Roz Chast relate la fin de vie de ses parents dans un roman (autobio)graphique plein d'humour

D’emblée le lecteur de ce roman autobiographique se trouve plongé au cœur d’une aporie. Il est pris entre un titre qui invite au déni Est-ce qu’on pourrait parler d’autre chose ? et une photo en noir et blanc qui contraste par son effet de réel. Non daté, le cliché, situé en ouverture de l’album, représente Roz enfant assise sur un canapé. Elle est entourée par ses parents, ils tiennent ensemble un livre devant la petite fille. Les trois personnes sourient à l’appareil. Le livre paru initialement en juillet 2014 aux éditions Bloomsbury Press sous le titre Can’t talk about something more pleasant ? - une phrase prononcée par le père de Roz Chast - ne parle pourtant que de ce sujet effrayant : la fin de vie de George et Élisabeth Chast, les parents de la dessinatrice. Elle s’étale sur dix-huit chapitres enchâssés par une introduction et un épilogue (de septembre 2001 à septembre 2009). Les chapitres suivent un déroulement chronologique régulier depuis « le début de la fin » « jusqu’à « la fin ». Le sommaire se donnant immédiatement comme inéluctable – avec des titres comme « le syndrome crépusculaire » ou « chrysalide » – est néanmoins distancié par le strip vertical qui s’inscrit dans la même page. Sorte de commentaire dédramatisant, les dessins représentent le couple Chast. Le père et la mère se rejoignent dans un quotidien immuable et protecteur : il suffit d’un vieux sachet de thé pour passer outre cette longue marche vers la mort. Une gorgée ou deux et tout ira mieux. Le mouvement pendulaire entre la dégénérescence programmée et le refus rythme la lecture de cet album sous-titré A memoir.

 

La validation autobiographique

« Mais à présent, j’étais de retour. Ça ne m’enchantait pas particulièrement, et eux non plus, sans doute. Malgré tout, à part fuir la situation et laisser arriver ce qui devait arriver, je ne voyais pas comment faire autrement », annonce la narratrice, qui s’exprime à la première personne. Les bornes temporelles du récit sont claires : Roz Chast revient à Brooklyn sur les lieux de son enfance pour revoir ses parents, nous sommes le 9 septembre 2001. La narration débute à cette date et se termine à la mort de la mère : le 30 septembre 2009. L’histoire est celle d’un accompagnement et d’un retour vers les parents dépendants. Précisons des parents amoindris, soit, mais ces personnages principaux ne sont pas ménagés. Même plus jeunes, ils n’ont pas dû être faciles. Le père est décrit comme un intellectuel angoissé, il n’a aucun sens pratique et se perd en conjectures vaines. La mère est irascible : elle passe son temps à diriger son petit monde et à dicter les comportements de son entourage. Leurs principaux traits de caractère ne font que s’accentuer avec l’âge. L’action est centrée presque exclusivement sur leur détérioration physique (escarres, fracture du col du fémur, incontinence…) et mentale (Alzheimer, trouble de la mémoire, fixations…).
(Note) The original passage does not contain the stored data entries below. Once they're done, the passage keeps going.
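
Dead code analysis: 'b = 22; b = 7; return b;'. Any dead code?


first assignment to b is overwritten before any read
Dead: 'b = 22'


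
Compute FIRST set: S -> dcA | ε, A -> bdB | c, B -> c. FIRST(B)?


Per alternative of B: FIRST(c) = {c}
FIRST(B) = {c}


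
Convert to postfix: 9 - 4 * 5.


* has higher precedence, evaluate 4*5 first
Postfix: 9 4 5 * -


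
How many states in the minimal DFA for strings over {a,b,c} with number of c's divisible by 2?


Track (count of c) mod 2: states 0..1, accept at 0
Minimal DFA: 2 states


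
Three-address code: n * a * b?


Break into single-operator statements:
t1 = n * a
t2 = t1 * b


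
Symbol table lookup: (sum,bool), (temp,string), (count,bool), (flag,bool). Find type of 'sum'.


Lookup 'sum' → type bool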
En ce qui concerne la narratrice, Roz Chast, qui travaille au New Yorker en tant qu’illustratrice depuis 1978, donne assez peu de renseignements sur sa propre existence. Le lecteur n’apprend pratiquement rien ni sur sa vie professionnelle, ni sur sa vie familiale : elle a sa propre famille dans le Connecticut. C’est l’une des rares informations que nous possédons   . L’accent est mis sur sa détestation du vieux Brooklyn de son enfance, non pas celui des bobos mais celui plus populaire de la pauvreté. Elle-même est sans cesse tenaillée entre la nécessité de mener sa propre vie et sa culpabilité d’abandonner ses parents. Mais plus la santé de ceux-ci se détériore, plus les difficultés financières de la prise en charge se font prenantes. Les allers-retours avec le passé sont principalement assurés par l’utilisation de photos, dont le noir et blanc contraste avec les couleurs douces et lumineuses des dessins. Les photos assurent traditionnellement un effet de réel. Elles évoquent dans un raccourci saisissant la jeunesse de la dessinatrice. Dans la majorité des clichés, Roz Chast a une dizaine d’années. L’insertion est associée à un moment clef dans le récit (arrivée des parents dans une maison de retraite, mort du père), elles sont parfois liées à des dates (« Georges Chast 23 mars 1912 - 17 octobre 2007 », ou « moi à 11 ans ») jamais à des localisations. Les moments où les photos s’inscrivent dans le récit montrent qu’il s’agit surtout de créer une dissonance entre les passages les plus tragiques et des photos dont les postures suggèrent des instants – peut-être factices ? – de bonheur (George Chast danse avec sa petite fille, Roz et sa mère enlacées).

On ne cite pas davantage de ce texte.